McFarland and Auburn had very similar histories, as both were based in Indian and both had worked in the carriage trade before switching to horseless carriages. While Auburn would gain fame via its Boattail Speedster and its association with the Auburn Cord Duesenberg conglomerate, Mcfarland’s niche was on the exclusive, large, and luxurious automotive landscape. A pair of McFarlands would place within the top five at the Indianapolis Labor Day races in 1910, just a year after they were founded. At the inaugural Indianapolis 500 race in 1911, a McFarlan led the race for a brief time after the pace car pulled off the track, and although it would finish the race, it did not place.

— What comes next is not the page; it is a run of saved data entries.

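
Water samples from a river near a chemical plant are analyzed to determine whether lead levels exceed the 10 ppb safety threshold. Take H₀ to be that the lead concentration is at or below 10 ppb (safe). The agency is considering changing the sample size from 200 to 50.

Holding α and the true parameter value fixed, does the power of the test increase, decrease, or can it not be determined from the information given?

It decreases.

A smaller sample increases the standard error, so the sampling distributions under H₀ and Ha overlap more.
Since power = 1 − β and β increases, power decreases.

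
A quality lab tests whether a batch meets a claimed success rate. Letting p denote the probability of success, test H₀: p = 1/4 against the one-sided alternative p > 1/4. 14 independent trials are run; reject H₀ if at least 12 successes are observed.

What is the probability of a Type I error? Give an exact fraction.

431/134217728

α = P(reject H₀ | H₀ true) = P(X ≥ 12 | p = 1/4), with X ~ Binomial(14, 1/4).
Summing C(14,j)(1/4)^j(3/4)^{14−j} for j = 12,…,14 gives 431/134217728.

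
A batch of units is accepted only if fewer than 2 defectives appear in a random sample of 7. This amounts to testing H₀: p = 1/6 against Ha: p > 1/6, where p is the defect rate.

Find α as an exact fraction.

Under H₀, S ~ Binomial(7, 1/6); the Type I error rate is P(S ≥ 2).
Computing the lower-tail complement: 1 − 15625/23328 = 7703/23328.

7703/23328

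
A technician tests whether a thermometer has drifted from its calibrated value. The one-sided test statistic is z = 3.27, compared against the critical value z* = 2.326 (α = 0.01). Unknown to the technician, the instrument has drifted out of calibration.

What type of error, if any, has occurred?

The conventional null hypothesis is that the instrument is correctly calibrated.
Since z = 3.27 > z* = 2.326, H₀ is rejected.
H₀ is false (actually the instrument has drifted out of calibration).
The decision matches the true state — no error.

Neither — the decision is correct.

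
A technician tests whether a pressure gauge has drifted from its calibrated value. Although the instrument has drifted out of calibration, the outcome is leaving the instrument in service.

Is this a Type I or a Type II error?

Type II error

The null hypothesis here is that the instrument is correctly calibrated.
'Leaving the instrument in service' corresponds to failing to reject H₀.
H₀ was not rejected but H₀ is false — a Type II error (false negative).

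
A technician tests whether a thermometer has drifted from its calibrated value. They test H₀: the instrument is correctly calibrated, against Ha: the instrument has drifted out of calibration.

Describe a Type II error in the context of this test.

A Type II error would mean concluding that the instrument is correctly calibrated (or at least failing to establish that the instrument has drifted out of calibration) when in fact the instrument has drifted out of calibration.

A Type II error is failing to reject H₀ when H₀ is false.
Here that means leaving the instrument in service when actually the instrument has drifted out of calibration.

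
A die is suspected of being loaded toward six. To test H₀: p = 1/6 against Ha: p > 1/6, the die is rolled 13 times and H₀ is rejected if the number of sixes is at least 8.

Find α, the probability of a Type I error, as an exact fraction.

13909/40310784

The Type I error probability is α = P(K ≥ 8) computed under H₀, where K ~ Binomial(13, 1/6).
Adding the binomial terms for j = 8 through 13 with p = 1/6 yields 13909/40310784.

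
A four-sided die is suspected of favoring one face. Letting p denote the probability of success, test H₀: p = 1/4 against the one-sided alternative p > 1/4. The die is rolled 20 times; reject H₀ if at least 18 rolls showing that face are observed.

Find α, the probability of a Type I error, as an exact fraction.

1771/1099511627776

α = P(reject H₀ | H₀ true) = P(X ≥ 18 | p = 1/4), with X ~ Binomial(20, 1/4).
Summing C(20,j)(1/4)^j(3/4)^{20−j} for j = 18,…,20 gives 1771/1099511627776.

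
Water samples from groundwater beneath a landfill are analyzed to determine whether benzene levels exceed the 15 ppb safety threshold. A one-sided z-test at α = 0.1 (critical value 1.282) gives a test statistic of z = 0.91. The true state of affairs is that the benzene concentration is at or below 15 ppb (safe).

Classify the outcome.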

McFarland manufactured carriages from the mid-1850s until 1909, when Harry McFarland created his first automobile. Although they quickly found success with racing, that was not the company’s main focus, rather they specialized in building limited quantities of high-end automobiles, clothed with coachwork created in-house. 1924 was the company’s peak year of production, and just 278 cars of all models and body styles were built.
McFarlan of Connersville, Indiana, manufactured automobiles from 1910 through 1928. Production often hovered around 150 to 200 automobiles annually and was always powered by at least six cylinders. Wheelbase sizes initially measured 120 inches before growing to 132- and 1936 inches by the mid-1910s, peaking at 141 inches.
The Twin-Valve Six model was introduced in 1921 and featured 18 spark plugs, triple ignition, and developed one-hundred and twenty horsepower. Demonstrating their engineering prowess, the engine was built in-house. A Single-Valve model was introduced in 1924 that was less powerful but also less expensive. Although it was priced several thousand dollars less than its larger and more powerful siblings, sales were slow and the model was axed by 1926. Another attempt was made to break into the lower-cost price segment with a range of models powered by Lycoming straight-8 engines. Although sales were better than the Single Valve models, it was too little too late. Both Harry McFarlan and his long-time associate Burt Barrows passed away in 1928, followed closely by the demise of the McFarlan company. The assets and facilities were acquired by Errett Lobban Cord who would use them to construct his new Duesenberg Model J.
A number of celebrities owned a McFarlan, including Jack Dempsey, Al Capone, Fatty Arbuckle, and Paul Whiteman.